John McGregor – Reservoir 13

What initially appears to be a crime novel quickly turns into something wholly more intriguing and experimental.

A young girl, Rebecca Shaw, has gone missing near reservoir 13 above a Peak District village. There’s some focus on this at the start, and references throughout, but more than anything the disappearance forms the backdrop to the novel’s focus on the life of the village.

Set over 13 years, McGregor tells the story of the people and the wildlife of the village. In 13 chapters, where each month might get a few pages – though it’s not regimented, not set – and in long paragraphs, he covers some of the people in the village like the Hunters and the Fletchers and the Joneses, as well as the nature surrounding them. Through short vignettes we get to know intimate details of the villagers’ lives, both the mundane and the remarkable, and a picture of their lives builds up as we visit them for brief periods time and time again over the years.

The development of the youngsters James, Rowan, Sophie, Lyndsey, is most interesting – from just teenagers (who knew the missing girl Rebecca, fleetingly) to twenty somethings, we see their tight relationship to one another unravel and then come together again differently. They follow divergent paths, university, marriage, that kind of thing, but there remains a bond – perhaps because of the girl’s death, perhaps because of their historic friendship.

The book is beautifully written. Pared down, short sentences, simple words, entirely descriptive all the way through, in a way that accurately captures so much of village life. One striking thing about the style, too, is the way everything is smooth and flowing, but the numbering of the reservoirs is jaunty when mentioned; they really stand out, making you remember the missing girl that acts as a shadow over the book.

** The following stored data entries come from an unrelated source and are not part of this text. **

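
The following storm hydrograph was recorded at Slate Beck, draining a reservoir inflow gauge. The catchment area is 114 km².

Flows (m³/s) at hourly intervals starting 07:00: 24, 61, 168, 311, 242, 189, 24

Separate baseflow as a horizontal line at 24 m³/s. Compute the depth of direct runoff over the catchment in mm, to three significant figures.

Direct runoff: 0.0, 37.0, 144.0, 287.0, 218.0, 165.0, 0.0 m³/s; ΣQ_DR = 851.0 m³/s.
V = ΣQ_DR · Δt = 851.0 × 3600 s = 3.064 × 10^6 m³.
Over A = 114 km², depth = V / A = 26.9 mm.

d ≈ 26.9 mm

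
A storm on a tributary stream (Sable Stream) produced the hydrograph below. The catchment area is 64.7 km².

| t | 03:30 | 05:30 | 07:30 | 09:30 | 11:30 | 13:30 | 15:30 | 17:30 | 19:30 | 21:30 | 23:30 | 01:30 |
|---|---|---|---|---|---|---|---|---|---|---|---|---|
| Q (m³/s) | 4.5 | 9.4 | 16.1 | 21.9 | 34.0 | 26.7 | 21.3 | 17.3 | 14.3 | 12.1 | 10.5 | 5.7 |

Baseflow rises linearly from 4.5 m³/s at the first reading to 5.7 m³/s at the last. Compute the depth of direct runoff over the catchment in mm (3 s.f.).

d ≈ 14.8 mm

Direct runoff: 0.00, 4.79, 11.38, 17.07, 29.06, 21.65, 16.15, 12.04, 8.93, 6.62, 4.91, 0.00 m³/s; ΣQ_DR = 132.6 m³/s.
V = ΣQ_DR · Δt = 132.6 × 7200 s = 9.547 × 10^5 m³.
Over A = 64.7 km², depth = V / A = 14.8 mm.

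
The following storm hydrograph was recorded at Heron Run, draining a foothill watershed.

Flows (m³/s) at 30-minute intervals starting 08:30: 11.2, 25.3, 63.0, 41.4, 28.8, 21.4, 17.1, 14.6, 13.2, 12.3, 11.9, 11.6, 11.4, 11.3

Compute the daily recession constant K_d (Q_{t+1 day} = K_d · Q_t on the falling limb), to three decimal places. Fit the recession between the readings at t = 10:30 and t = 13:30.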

What the novel really achieves is capturing the endless flow of life, the way lives repeat, iterate and change; the way certain things bind people into a community – bonfire night, annual pantomimes, new year celebrations, the school, mischief night, even the shared history of a missing girl. Some events stand out like Jones the school caretaker being arrested for child pornography, Martin and Wendy’s relationship breaking down, Suzanne Wright’s violent ex-husband turning up. But mostly human life is like animal life – seasonal, cyclical, habitual.